Publisher: University of Hawaii Press
ISBN: 9780824823443
Category : Art
Languages : en
Pages : 404
Book Description
This book is the most comprehensive and authoritative survey of the traditional pottery of Papua New Guinea ever produced. The authors have made a thorough analysis of pottery-making throughout Papua New Guinea based on eight years of field work. They proffer a first-hand account of clay preparation, pottery formation, and firing techniques, interwoven with information on the functions of pottery and the various approaches to decoration.

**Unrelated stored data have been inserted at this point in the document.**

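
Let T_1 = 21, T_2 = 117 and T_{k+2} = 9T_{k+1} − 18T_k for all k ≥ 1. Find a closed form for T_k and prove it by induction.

Claim: T_k = 3·6^k + 3^k.

Base cases: T_1 = 21 and 3·6^1 + 3^1 = 21; T_2 = 117 and 3·6^2 + 3^2 = 117.
Assume T_j = 3·6^j + 3^j for all 1 ≤ j ≤ m, where m ≥ 2.
Then T_{m+1} = 9T_m − 18T_{m−1} = 9·(3·6^m + 3^m) − 18·(3·6^{m−1} + 3^{m−1}) = 3·(9·6 − 18)6^{m−1} + (9·3 − 18)3^{m−1} = 108·6^{m−1} + 9·3^{m−1} = 3·6^{m+1} + 3^{m+1}.
So the formula holds for m+1, and by strong induction T_k = 3·6^k + 3^k for all k ≥ 1.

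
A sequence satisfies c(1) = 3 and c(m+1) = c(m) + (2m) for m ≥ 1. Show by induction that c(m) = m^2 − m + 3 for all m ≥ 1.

Base case: c(1) = 3, and 1^2 − 1 + 3 = 3.
Assume c(r) = r^2 − r + 3.
Then c(r+1) = c(r) + (2r) = (r^2 − r + 3) + (2r) = r^2 + r + 3,
and (r+1)^2 − (r+1) + 3 = r^2 + r + 3.
Hence c(m) = m^2 − m + 3 for every m ≥ 1, by induction.

c(m) = m^2 − m + 3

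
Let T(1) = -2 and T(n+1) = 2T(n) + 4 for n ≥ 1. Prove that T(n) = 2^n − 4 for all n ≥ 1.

Base case: T(1) = -2, and 2^1 − 4 = 2 − 4 = -2.
Assume T(r) = 2^r − 4 for some r ≥ 1.
Then T(r+1) = 2T(r) + 4 = 2·(2^r − 4) + 4 = 2^{r+1} − 8 + 4 = 2^{r+1} − 4.
This completes the inductive step, so T(n) = 2^n − 4 for all n ≥ 1.

T(n) = 2^n − 4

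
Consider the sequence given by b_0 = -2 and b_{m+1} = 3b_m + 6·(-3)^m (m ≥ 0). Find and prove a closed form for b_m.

Claim: b_m = -3^m − (-3)^m.

Base case: b_0 = -2, and -3^0 − (-3)^0 = -1 − 1 = -2.
Assume b_k = -3^k − (-3)^k for some k ≥ 0.
Then b_{k+1} = 3b_k + 6·(-3)^k = 3·(-3^k − (-3)^k) + 6·(-3)^k = -3^{k+1} − 3·(-3)^k + 6·(-3)^k = -3^{k+1} + 3·(-3)^k = -3^{k+1} − (-3)^{k+1}.
By induction, b_m = -3^m − (-3)^m for all m ≥ 0.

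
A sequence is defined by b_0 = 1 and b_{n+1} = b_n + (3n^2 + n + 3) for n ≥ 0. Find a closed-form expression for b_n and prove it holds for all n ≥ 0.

Claim: b_n = n^3 − n^2 + 3n + 1.

Base case: b_0 = 1, and 0^3 − 0^2 + 3·0 + 1 = 1.
Assume b_m = m^3 − m^2 + 3m + 1.
Then b_{m+1} = b_m + (3m^2 + m + 3) = (m^3 − m^2 + 3m + 1) + (3m^2 + m + 3) = m^3 + 2m^2 + 4m + 4,
and (m+1)^3 − (m+1)^2 + 3·(m+1) + 1 = m^3 + 2m^2 + 4m + 4.
This completes the inductive step, so b_n = n^3 − n^2 + 3n + 1 for all n ≥ 0.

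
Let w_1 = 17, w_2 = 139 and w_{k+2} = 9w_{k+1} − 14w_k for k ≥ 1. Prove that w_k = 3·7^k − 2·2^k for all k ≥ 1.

Base cases: w_1 = 17 and 3·7^1 − 2·2^1 = 17; w_2 = 139 and 3·7^2 − 2·2^2 = 139.
Assume w_i = 3·7^i − 2·2^i for all 1 ≤ i ≤ j, where j ≥ 2.
Then w_{j+1} = 9w_j − 14w_{j−1} = 9·(3·7^j − 2·2^j) − 14·(3·7^{j−1} − 2·2^{j−1}) = 3·(9·7 − 14)7^{j−1} − 2·(9·2 − 14)2^{j−1} = 147·7^{j−1} − 8·2^{j−1} = 3·7^{j+1} − 2·2^{j+1}.
So the formula holds for j+1, and by strong induction w_k = 3·7^k − 2·2^k for all k ≥ 1.

w_k = 3·7^k − 2·2^k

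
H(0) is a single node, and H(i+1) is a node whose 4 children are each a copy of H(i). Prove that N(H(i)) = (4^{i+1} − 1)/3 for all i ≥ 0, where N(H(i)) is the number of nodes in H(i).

Base case: N(H(0)) = 1, and (4^{0+1} − 1)/3 = 1.
Assume N(H(r)) = (4^{r+1} − 1)/3.
Then N(H(r+1)) = 1 + 4N(H(r)) = 1 + 4·(4^{r+1} − 1)/3 = 1 + (4^{r+2} − 4)/3 = (3 + 4^{r+2} − 4)/3 = (4^{r+2} − 1)/3.
By induction, N(H(i)) = (4^{i+1} − 1)/3 for all i ≥ 0.

N(H(i)) = (4^{i+1} − 1)/3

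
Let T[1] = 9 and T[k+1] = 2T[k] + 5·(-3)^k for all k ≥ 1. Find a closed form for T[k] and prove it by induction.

Claim: T[k] = 3·2^k − (-3)^k.

Base case: T[1] = 9, and 3·2^1 − (-3)^1 = 6 + 3 = 9.
Assume T[r] = 3·2^r − (-3)^r for some r ≥ 1.
Then T[r+1] = 2T[r] + 5·(-3)^r = 2·(3·2^r − (-3)^r) + 5·(-3)^r = 3·2^{r+1} − 2·(-3)^r + 5·(-3)^r = 3·2^{r+1} + 3·(-3)^r = 3·2^{r+1} − (-3)^{r+1}.
So the formula holds for r+1, and by induction T[k] = 3·2^k − (-3)^k for all k ≥ 1.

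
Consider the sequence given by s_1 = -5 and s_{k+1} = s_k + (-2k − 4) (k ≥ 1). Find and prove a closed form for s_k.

Claim: s_k = -k^2 − 3k − 1.

Base case: s_1 = -5, and -1^2 − 3·1 − 1 = -5.
Assume s_m = -m^2 − 3m − 1.
Then s_{m+1} = s_m + (-2m − 4) = (-m^2 − 3m − 1) + (-2m − 4) = -m^2 − 5m − 5,
and -(m+1)^2 − 3·(m+1) − 1 = -m^2 − 5m − 5.
By induction, s_k = -k^2 − 3k − 1 for all k ≥ 1.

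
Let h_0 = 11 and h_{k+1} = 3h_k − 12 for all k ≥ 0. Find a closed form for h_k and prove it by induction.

Claim: h_k = 5·3^k + 6.

Base case: h_0 = 11, and 5·3^0 + 6 = 5 + 6 = 11.
Assume h_r = 5·3^r + 6 for some r ≥ 0.
Then h_{r+1} = 3h_r − 12 = 3·(5·3^r + 6) − 12 = 15·3^r + 18 − 12 = 5·3^{r+1} + 6.
So the formula holds for r+1, and by induction h_k = 5·3^k + 6 for all k ≥ 0.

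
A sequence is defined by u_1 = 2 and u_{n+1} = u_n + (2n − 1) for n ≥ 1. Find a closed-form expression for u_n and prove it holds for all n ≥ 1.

Claim: u_n = n^2 − 2n + 3.

Base case: u_1 = 2, and 1^2 − 2·1 + 3 = 2.
Assume u_r = r^2 − 2r + 3.
Then u_{r+1} = u_r + (2r − 1) = (r^2 − 2r + 3) + (2r − 1) = r^2 + 2,
and (r+1)^2 − 2·(r+1) + 3 = r^2 + 2.
Hence u_n = n^2 − 2n + 3 for every n ≥ 1, by induction.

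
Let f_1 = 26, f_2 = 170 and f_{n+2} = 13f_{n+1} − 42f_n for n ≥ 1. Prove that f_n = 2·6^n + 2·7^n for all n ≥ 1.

Base cases: f_1 = 26 and 2·6^1 + 2·7^1 = 26; f_2 = 170 and 2·6^2 + 2·7^2 = 170.
Assume f_j = 2·6^j + 2·7^j for all 1 ≤ j ≤ k, where k ≥ 2.
Then f_{k+1} = 13f_k − 42f_{k−1} = 13·(2·6^k + 2·7^k) − 42·(2·6^{k−1} + 2·7^{k−1}) = 2·(13·6 − 42)6^{k−1} + 2·(13·7 − 42)7^{k−1} = 72·6^{k−1} + 98·7^{k−1} = 2·6^{k+1} + 2·7^{k+1}.
This completes the inductive step, so f_n = 2·6^n + 2·7^n for all n ≥ 1.

f_n = 2·6^n + 2·7^n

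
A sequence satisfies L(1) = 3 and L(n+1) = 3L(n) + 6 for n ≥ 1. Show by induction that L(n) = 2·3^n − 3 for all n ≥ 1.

Base case: L(1) = 3, and 2·3^1 − 3 = 6 − 3 = 3.
Assume L(j) = 2·3^j − 3 for some j ≥ 1.
Then L(j+1) = 3L(j) + 6 = 3·(2·3^j − 3) + 6 = 6·3^j − 9 + 6 = 2·3^{j+1} − 3.
Hence L(n) = 2·3^n − 3 for every n ≥ 1, by induction.

L(n) = 2·3^n − 3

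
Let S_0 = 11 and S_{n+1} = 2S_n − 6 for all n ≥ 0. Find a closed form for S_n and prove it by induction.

Claim: S_n = 5·2^n + 6.

Base case: S_0 = 11, and 5·2^0 + 6 = 5 + 6 = 11.
Assume S_k = 5·2^k + 6 for some k ≥ 0.
Then S_{k+1} = 2S_k − 6 = 2·(5·2^k + 6) − 6 = 10·2^k + 12 − 6 = 5·2^{k+1} + 6.
Hence S_n = 5·2^n + 6 for every n ≥ 0, by induction.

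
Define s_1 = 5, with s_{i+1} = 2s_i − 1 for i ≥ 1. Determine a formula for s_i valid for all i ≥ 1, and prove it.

Claim: s_i = 2^{i+1} + 1.

Base case: s_1 = 5, and 2^{1+1} + 1 = 4 + 1 = 5.
Assume s_k = 2^{k+1} + 1 for some k ≥ 1.
Then s_{k+1} = 2s_k − 1 = 2·(2^{k+1} + 1) − 1 = 2^{k+2} + 2 − 1 = 2^{k+2} + 1.
Hence s_i = 2^{i+1} + 1 for every i ≥ 1, by induction.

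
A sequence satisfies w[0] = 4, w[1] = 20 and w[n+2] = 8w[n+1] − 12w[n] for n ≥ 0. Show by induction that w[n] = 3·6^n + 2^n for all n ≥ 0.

Base cases: w[0] = 4 and 3·6^0 + 2^0 = 4; w[1] = 20 and 3·6^1 + 2^1 = 20.
Assume w[j] = 3·6^j + 2^j for all 0 ≤ j ≤ k, where k ≥ 1.
Then w[k+1] = 8w[k] − 12w[k−1] = 8·(3·6^k + 2^k) − 12·(3·6^{k−1} + 2^{k−1}) = 3·(8·6 − 12)6^{k−1} + (8·2 − 12)2^{k−1} = 108·6^{k−1} + 4·2^{k−1} = 3·6^{k+1} + 2^{k+1}.
By strong induction, w[n] = 3·6^n + 2^n for all n ≥ 0.

w[n] = 3·6^n + 2^n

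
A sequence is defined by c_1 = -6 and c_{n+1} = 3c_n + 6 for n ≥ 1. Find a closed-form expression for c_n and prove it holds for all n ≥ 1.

Claim: c_n = -3^n − 3.

Base case: c_1 = -6, and -3^1 − 3 = -3 − 3 = -6.
Assume c_j = -3^j − 3 for some j ≥ 1.
Then c_{j+1} = 3c_j + 6 = 3·(-3^j − 3) + 6 = -3^{j+1} − 9 + 6 = -3^{j+1} − 3.
Hence c_n = -3^n − 3 for every n ≥ 1, by induction.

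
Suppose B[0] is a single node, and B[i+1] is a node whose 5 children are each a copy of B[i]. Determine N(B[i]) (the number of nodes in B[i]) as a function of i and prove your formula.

Claim: N(B[i]) = (5^{i+1} − 1)/4.

Base case: N(B[0]) = 1, and (5^{0+1} − 1)/4 = 1.
Assume N(B[j]) = (5^{j+1} − 1)/4.
Then N(B[j+1]) = 1 + 5N(B[j]) = 1 + 5·(5^{j+1} − 1)/4 = 1 + (5^{j+2} − 5)/4 = (4 + 5^{j+2} − 5)/4 = (5^{j+2} − 1)/4.
This completes the inductive step, so N(B[i]) = (5^{i+1} − 1)/4 for all i ≥ 0.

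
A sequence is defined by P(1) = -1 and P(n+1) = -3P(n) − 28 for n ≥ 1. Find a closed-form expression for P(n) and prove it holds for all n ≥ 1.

Claim: P(n) = -2·(-3)^n − 7.

Base case: P(1) = -1, and -2·(-3)^1 − 7 = 6 − 7 = -1.
Assume P(r) = -2·(-3)^r − 7 for some r ≥ 1.
Then P(r+1) = -3P(r) − 28 = -3·(-2·(-3)^r − 7) − 28 = 6·(-3)^r + 21 − 28 = -2·(-3)^{r+1} − 7.
By induction, P(n) = -2·(-3)^n − 7 for all n ≥ 1.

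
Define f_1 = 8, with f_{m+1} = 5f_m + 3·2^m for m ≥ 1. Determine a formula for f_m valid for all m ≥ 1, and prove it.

Claim: f_m = 2·5^m − 2^m.

Base case: f_1 = 8, and 2·5^1 − 2^1 = 10 − 2 = 8.
Assume f_k = 2·5^k − 2^k for some k ≥ 1.
Then f_{k+1} = 5f_k + 3·2^k = 5·(2·5^k − 2^k) + 3·2^k = 2·5^{k+1} − 5·2^k + 3·2^k = 2·5^{k+1} − 2·2^k = 2·5^{k+1} − 2^{k+1}.
This completes the inductive step, so f_m = 2·5^m − 2^m for all m ≥ 1.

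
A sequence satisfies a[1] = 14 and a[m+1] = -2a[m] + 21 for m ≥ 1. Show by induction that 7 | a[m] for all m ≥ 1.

Base case: a[1] = 14 = 7·2, so 7 | a[1].
Assume 7 | a[j], so a[j] = 7t for some integer t.
Then a[j+1] = -2a[j] + 21 = -2·(7t) + 21 = 7(-2t + 3), so 7 | a[j+1].
By induction, 7 | a[m] for all m ≥ 1.

7 | a[m]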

Papua and New Guinea Medical Journal
Author:
Publisher:
ISBN:
Category : Medicine
Languages : en
Pages : 216
Book Description
Publisher:
ISBN:
Category : Medicine
Languages : en
Pages : 216
Book Description
Black, White and Gold
Author: Hank Nelson
Publisher: ANU Press
ISBN: 1921934344
Category : Political Science
Languages : en
Pages : 319
Book Description
Australian goldminers were among the first white men to have sustained contact with Papua New Guineans. Some Papua New Guineans welcomed them, worked for them, traded with them and learnt their skills and soon were mining on their own account. Others met them with hostility, either by direct confrontation or by stealthy ambush. Many of the indigenous people and some miners were killed. The miners were dependent on the local people for labourers, guides, producers of food and women. Some women lived willingly in the miners’ camps, a few were legally married, and some were raped. Working conditions for Papua New Guineans on the claims were mixed; some being well treated by the miners, others being poorly housed and fed, ill-treated, and subject to devastating epidemics. Conditions were rough, not only for them but for the diggers too. This book, republished in its original format, shows the differences in the experience of various Papua New Guinean communities which encountered the miners and tries to explain these differences. It is a graphic description of what happens when people from vastly different cultures meet. The author has drawn on documentary sources and interviews with the local people to produce, for the first time, a lively history.
Publisher: ANU Press
ISBN: 1921934344
Category : Political Science
Languages : en
Pages : 319
Book Description
Australian goldminers were among the first white men to have sustained contact with Papua New Guineans. Some Papua New Guineans welcomed them, worked for them, traded with them and learnt their skills and soon were mining on their own account. Others met them with hostility, either by direct confrontation or by stealthy ambush. Many of the indigenous people and some miners were killed. The miners were dependent on the local people for labourers, guides, producers of food and women. Some women lived willingly in the miners’ camps, a few were legally married, and some were raped. Working conditions for Papua New Guineans on the claims were mixed; some being well treated by the miners, others being poorly housed and fed, ill-treated, and subject to devastating epidemics. Conditions were rough, not only for them but for the diggers too. This book, republished in its original format, shows the differences in the experience of various Papua New Guinean communities which encountered the miners and tries to explain these differences. It is a graphic description of what happens when people from vastly different cultures meet. The author has drawn on documentary sources and interviews with the local people to produce, for the first time, a lively history.